SOMETHING does not quite add up with China’s rising steel production, but falling coal output and imports so far this year.
China’s raw steel output was 480.76-million tonnes in the first seven months of this year, up 2.7% from the same period a year earlier, according to data from the National Bureau of Statistics.
However, imports of metallurgical, or coking, coal used to make steel were down 12.6% to 36.01-million tonnes in the first seven months of the year, according to customs data.
Given that imports only meet roughly 10% of China’s coking coal needs, it is essential to look at domestic coal output.
Total coal production in China in the first seven months of the year was 2.163-billion tonnes, a decline of 1.45% on the same period last year, with last month’s output down 1.63% from the same month last year, according to data from the China Coal Transport and Distribution Association.
What is not clear is the breakdown of thermal to coking coal within those broader production figures. This means that while overall coal output is lower this year, it may be that coking coal’s share of this has risen relative to thermal coal, which would offer an explanation for the mismatch between rising steel output and lower domestic coal output and imports.
However, a closer examination of the data shows coking coal output would have to have made major gains to account for the discrepancy. To produce the 480.76-million tonnes of steel would take about 370.2-million tonnes of coking coal, using the World Coal Association’s average of 770kg of coking coal to one tonne of steel.
Taking away imports of 36.01-million tonnes, this means that domestic coking coal would have to have supplied about 334.2-million tonnes to the steel sector.
China has for the past two years produced coking coal to thermal coal at a ratio of close to 1 to 7.
If this ratio is applied to the 334.2-million tonnes of coking coal the steel industry would have needed from domestic sources in the first seven months of the year, it would suggest total coal output of 2.339-billion tonnes. This is 176-million tonnes more than has been reported, implying that the ratio of coking coal to thermal coal has dropped to around 1 to 6.5.
It is possible this is indeed the case, given the additional coking coal mine capacity that has been added in Shanxi province, the top domestic supplier.
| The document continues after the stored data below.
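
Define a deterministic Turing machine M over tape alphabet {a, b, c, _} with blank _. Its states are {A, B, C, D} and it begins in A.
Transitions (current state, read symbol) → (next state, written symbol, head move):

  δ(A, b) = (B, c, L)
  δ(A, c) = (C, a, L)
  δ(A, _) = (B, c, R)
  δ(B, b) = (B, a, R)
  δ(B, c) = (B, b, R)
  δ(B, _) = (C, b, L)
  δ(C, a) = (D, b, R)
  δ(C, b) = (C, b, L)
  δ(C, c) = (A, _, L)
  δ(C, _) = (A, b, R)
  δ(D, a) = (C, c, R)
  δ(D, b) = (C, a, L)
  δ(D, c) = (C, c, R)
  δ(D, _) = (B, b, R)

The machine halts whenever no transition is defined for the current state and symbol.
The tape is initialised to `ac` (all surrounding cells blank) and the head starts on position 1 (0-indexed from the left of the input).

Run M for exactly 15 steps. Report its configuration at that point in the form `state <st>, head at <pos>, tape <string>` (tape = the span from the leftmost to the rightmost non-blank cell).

state A, head at 0, tape bbbbbb

state=A head=1 tape=_a[c]___   (A,c)→(C,a,L)
state=C head=0 tape=_[a]a___   (C,a)→(D,b,R)
state=D head=1 tape=_b[a]___   (D,a)→(C,c,R)
state=C head=2 tape=_bc[_]__   (C,_)→(A,b,R)
state=A head=3 tape=_bcb[_]_   (A,_)→(B,c,R)
state=B head=4 tape=_bcbc[_]   (B,_)→(C,b,L)
state=C head=3 tape=_bcb[c]b   (C,c)→(A,_,L)
state=A head=2 tape=_bc[b]_b   (A,b)→(B,c,L)
state=B head=1 tape=_b[c]c_b   (B,c)→(B,b,R)
state=B head=2 tape=_bb[c]_b   (B,c)→(B,b,R)
state=B head=3 tape=_bbb[_]b   (B,_)→(C,b,L)
state=C head=2 tape=_bb[b]bb   (C,b)→(C,b,L)
state=C head=1 tape=_b[b]bbb   (C,b)→(C,b,L)
state=C head=0 tape=_[b]bbbb   (C,b)→(C,b,L)
state=C head=-1 tape=[_]bbbbb   (C,_)→(A,b,R)
state=A head=0 tape=b[b]bbbb
After 15 steps: state A, head at 0, tape bbbbbb.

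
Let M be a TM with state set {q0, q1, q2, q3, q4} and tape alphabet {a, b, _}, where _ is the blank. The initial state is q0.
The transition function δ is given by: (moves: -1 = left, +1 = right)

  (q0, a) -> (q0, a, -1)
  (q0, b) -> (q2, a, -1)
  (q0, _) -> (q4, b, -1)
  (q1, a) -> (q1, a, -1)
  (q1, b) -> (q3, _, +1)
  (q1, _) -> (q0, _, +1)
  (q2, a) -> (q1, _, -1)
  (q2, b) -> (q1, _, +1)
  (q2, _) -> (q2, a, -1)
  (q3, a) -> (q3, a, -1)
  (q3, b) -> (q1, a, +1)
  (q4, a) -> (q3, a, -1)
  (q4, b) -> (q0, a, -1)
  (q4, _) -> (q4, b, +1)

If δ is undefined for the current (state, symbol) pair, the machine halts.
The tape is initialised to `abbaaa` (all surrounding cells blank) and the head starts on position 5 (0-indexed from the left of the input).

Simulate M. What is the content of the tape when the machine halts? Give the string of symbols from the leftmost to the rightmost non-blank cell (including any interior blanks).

state=q0 head=5 tape=_abbaa[a]   (q0,a)→(q0,a,-1)
state=q0 head=4 tape=_abba[a]a   (q0,a)→(q0,a,-1)
state=q0 head=3 tape=_abb[a]aa   (q0,a)→(q0,a,-1)
state=q0 head=2 tape=_ab[b]aaa   (q0,b)→(q2,a,-1)
state=q2 head=1 tape=_a[b]aaaa   (q2,b)→(q1,_,+1)
state=q1 head=2 tape=_a_[a]aaa   (q1,a)→(q1,a,-1)
state=q1 head=1 tape=_a[_]aaaa   (q1,_)→(q0,_,+1)
state=q0 head=2 tape=_a_[a]aaa   (q0,a)→(q0,a,-1)
state=q0 head=1 tape=_a[_]aaaa   (q0,_)→(q4,b,-1)
state=q4 head=0 tape=_[a]baaaa   (q4,a)→(q3,a,-1)
state=q3 head=-1 tape=[_]abaaaa
The non-blank tape span at halt is abaaaa.

abaaaa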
A Standard Chartered report from April last year estimated that 111-million tonnes of coking coal capacity would be added to Shanxi mines in the three years from last year to next year, with the bulk coming in the first two years.
The only other plausible explanation is that coking coal demand has been partially met from reducing stockpiles.
Greater efficiencies at steel plants is also a possibility, but this would likely have made only a marginal difference to consumption of coking coal.
What is most likely is that the additional coking coal demand has been met from domestic sources, despite seaborne prices falling to their lowest level in seven years.
The question then becomes as to whether Chinese coking coal miners can continue to increase output, or whether they are being subject to the same profitability issues suffered by their global counterparts. Estimates from analysts vary, but the consensus is that at least 30% of global coking coal production is loss-making at the present Asian spot price of about $113 a tonne.
This may rise to as much as 50% if the cost of sustaining capital is added in, and miners are starting to respond by idling output, particularly in North America.
Canada and the US have been the second-and third-ranked coking coal exporters behind Australia, with those three countries accounting for about 90% of global seaborne trade in recent years.
About 70% of Chinese coal mining firms are making losses, according to the China Coal Industry Association. It suggests Chinese miners are worse-off than their global counterparts, and are thus unlikely to be able to raise output under the pricing scenario.
If steel output continues to grow, it becomes likely that coking coal demand will have to be met by imports, with the weak prices a further incentive for steel mills to source from overseas.